HTC J
- Manufacturer: HTC
- First released: Japan: May 25, 2012 Taiwan: September 11, 2012 Hong Kong: September 22, 2012
- Predecessor: HTC Sensation XE
- Successor: HTC Butterfly (Taiwan, China) HTC J Butterfly (Japan)
- Compatible networks: GSM / GPRS, EDGE: 850 / 900 / 1800 / 1900 MHz HSPA, WCDMA: 2100 MHz CDMA2000: 800 MHz
- Colors: Red; Black; White;
- Dimensions: 131.5 mm (5.18 in) H 66 mm (2.6 in) W 9.5 mm (0.37 in) D
- Weight: 137 g (4.8 oz)
- Operating system: Taiwan: Android 4.1.2 Japan: Android 4.0.4
- System-on-chip: Qualcomm Snapdragon S4 MSM8660A
- CPU: 1.5 GHz dual-core
- Memory: 1 GB RAM
- Storage: 16 GB
- Removable storage: microSD (SD 2.0 compatible)
- Battery: 1810 mAh removable lithium-ion battery
- Rear camera: 8 MP, BSI sensor, f/2.0, 28 mm lens, LED flash
- Front camera: 1.3 MP
- Display: 4.3 in (110 mm) qHD AMOLED, 960x540 pixels
- Model: ISW13HT (Japan), Z321e (Taiwan)

= HTC J =

2012 smartphone model

The HTC J (Japan model number: ISW13HT, Taiwan model number: Z321e) is a mid-to-high-end smartphone manufactured by Taiwanese manufacturer HTC exclusively commissioned for au, a brand owned by Japanese telecommunications operator KDDI

Announced on April 20, 2012 and released on May 25, 2012, it features hardware specifications similar to the HTC One S, but with a redesigned Japanese-style exterior. Improvements over the One S include a removable battery, microSD card support, and a front-facing camera upgraded from 0.3 MP to 1.3 MP. Promoted with advertisements featuring Nogizaka46, the phone received widespread acclaim upon release, achieving strong sales and boosting HTC's brand awareness in Japan. Due to its popularity in Japan, HTC introduced the device to Taiwan and Hong Kong in September, where it was also well received by younger demographics. Following the success of the HTC J, au collaborated with HTC again in winter 2012 to launch the high-end HTC J Butterfly.

== History ==
The HTC J represents HTC's first customized smartphone tailored specifically to the design preferences and demands of the Japanese market, initially sold exclusively during the summer by Japanese carrier au (KDDI). The "J" in its name signifies HTC's re-entry into the Japanese market.

== Specifications ==

=== Hardware ===
The HTC J features a 4.3-inch qHD Super AMOLED OneCell display with a resolution of 960x540, powered by a 1.5 GHz Qualcomm Snapdragon S4 MSM8660A processor paired with 1 GB of RAM and 16 GB of internal storage, expandable via microSD. Its imaging hardware consists of an 8 MP main camera with an LED flash and a aperture alongside a 1.3 MP front camera. The device incorporates a suite of sensors including a G-sensor, digital compass, proximity sensor, ambient light sensor, and gyroscope.

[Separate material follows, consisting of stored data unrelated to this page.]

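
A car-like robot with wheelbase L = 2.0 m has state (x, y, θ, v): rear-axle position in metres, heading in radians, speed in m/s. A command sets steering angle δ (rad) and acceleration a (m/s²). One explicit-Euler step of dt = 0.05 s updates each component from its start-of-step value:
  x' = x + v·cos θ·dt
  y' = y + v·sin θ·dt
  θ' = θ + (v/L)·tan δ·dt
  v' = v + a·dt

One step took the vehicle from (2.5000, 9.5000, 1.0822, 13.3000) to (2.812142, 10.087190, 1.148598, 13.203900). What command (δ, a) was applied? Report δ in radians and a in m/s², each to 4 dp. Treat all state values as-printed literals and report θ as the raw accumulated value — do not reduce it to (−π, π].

δ = 0.1971, a = -1.9220

a = (v'−v)/dt = (-0.096100)/0.05 = -1.9220
Δθ = θ'−θ = 0.066398;  (v·dt/L) = 13.3000·0.05/2.0 = 0.332500
tan δ = Δθ·L/(v·dt) = 0.199693  →  δ = 0.1971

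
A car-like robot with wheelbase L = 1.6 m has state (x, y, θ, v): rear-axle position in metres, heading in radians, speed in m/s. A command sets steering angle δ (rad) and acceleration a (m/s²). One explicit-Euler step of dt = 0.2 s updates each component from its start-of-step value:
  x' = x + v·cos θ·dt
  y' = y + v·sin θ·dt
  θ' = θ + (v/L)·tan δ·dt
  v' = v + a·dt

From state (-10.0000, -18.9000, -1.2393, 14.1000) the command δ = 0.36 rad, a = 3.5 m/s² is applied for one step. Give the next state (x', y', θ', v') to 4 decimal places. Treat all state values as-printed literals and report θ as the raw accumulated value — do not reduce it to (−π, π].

x' = -10.0000 + 14.1000·cos(-1.2393)·0.2 = -9.0822
y' = -18.9000 + 14.1000·sin(-1.2393)·0.2 = -21.5665
θ' = -1.2393 + (14.1000/1.6)·tan(0.36)·0.2 = -0.5759
v' = 14.1000 + 3.5000·0.2 = 14.8000

(-9.0822, -21.5665, -0.5759, 14.8000)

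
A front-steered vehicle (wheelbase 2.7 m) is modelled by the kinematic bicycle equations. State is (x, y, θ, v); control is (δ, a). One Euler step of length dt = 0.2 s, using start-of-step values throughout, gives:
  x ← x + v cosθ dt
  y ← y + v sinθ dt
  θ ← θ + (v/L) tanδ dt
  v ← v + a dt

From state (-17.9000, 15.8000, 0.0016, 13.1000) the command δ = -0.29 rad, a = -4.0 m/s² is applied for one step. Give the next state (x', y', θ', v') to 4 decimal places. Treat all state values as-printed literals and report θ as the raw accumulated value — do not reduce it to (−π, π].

(-15.2800, 15.8042, -0.2880, 12.3000)

x' = -17.9000 + 13.1000·cos(0.0016)·0.2 = -15.2800
y' = 15.8000 + 13.1000·sin(0.0016)·0.2 = 15.8042
θ' = 0.0016 + (13.1000/2.7)·tan(-0.29)·0.2 = -0.2880
v' = 13.1000 − 4.0000·0.2 = 12.3000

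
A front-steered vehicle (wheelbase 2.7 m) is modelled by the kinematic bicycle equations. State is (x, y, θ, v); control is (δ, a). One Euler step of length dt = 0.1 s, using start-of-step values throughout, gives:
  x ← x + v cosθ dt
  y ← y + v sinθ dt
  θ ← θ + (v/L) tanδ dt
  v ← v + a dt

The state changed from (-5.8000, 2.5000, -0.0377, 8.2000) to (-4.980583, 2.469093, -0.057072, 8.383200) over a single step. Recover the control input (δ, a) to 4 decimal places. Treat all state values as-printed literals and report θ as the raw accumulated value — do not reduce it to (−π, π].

a = (v'−v)/dt = (0.183200)/0.1 = 1.8320
Δθ = θ'−θ = -0.019372;  (v·dt/L) = 8.2000·0.1/2.7 = 0.303704
tan δ = Δθ·L/(v·dt) = -0.063786  →  δ = -0.0637

δ = -0.0637, a = 1.8320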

=== Battery and connectivity ===
It is powered by a removable 1810 mAh battery, measures 9.5 mm in thickness, and weighs 137 g with the battery included. Additional hardware region-specific features for Japan include 1seg digital TV, Osaifu-Keitai e-wallet support, infrared communications, and WiMAX connectivity, alongside Beats Audio enhancement.

=== Software ===
The software experience launched with Android 4.0.4 in Japan and Android 4.1.2 in Taiwan. In Taiwan, the device received its initial software release (version 2.18.709.2) on September 11, 2012, followed by a major system update (version 3.04.709.1) on January 22, 2013, which upgraded the operating system to Android 4.1.1 Jelly Bean with HTC Sense 4+, updated the camera interface and photo processing, integrated photo gallery views by event or location, and added a power-saving mode. A minor stability update (version 3.05.709.1) was released on July 23, 2013, to resolve battery charging issues and introduce a sleep mode switch under power settings, followed by a final maintenance update (version 3.05.709.2) in July 2014.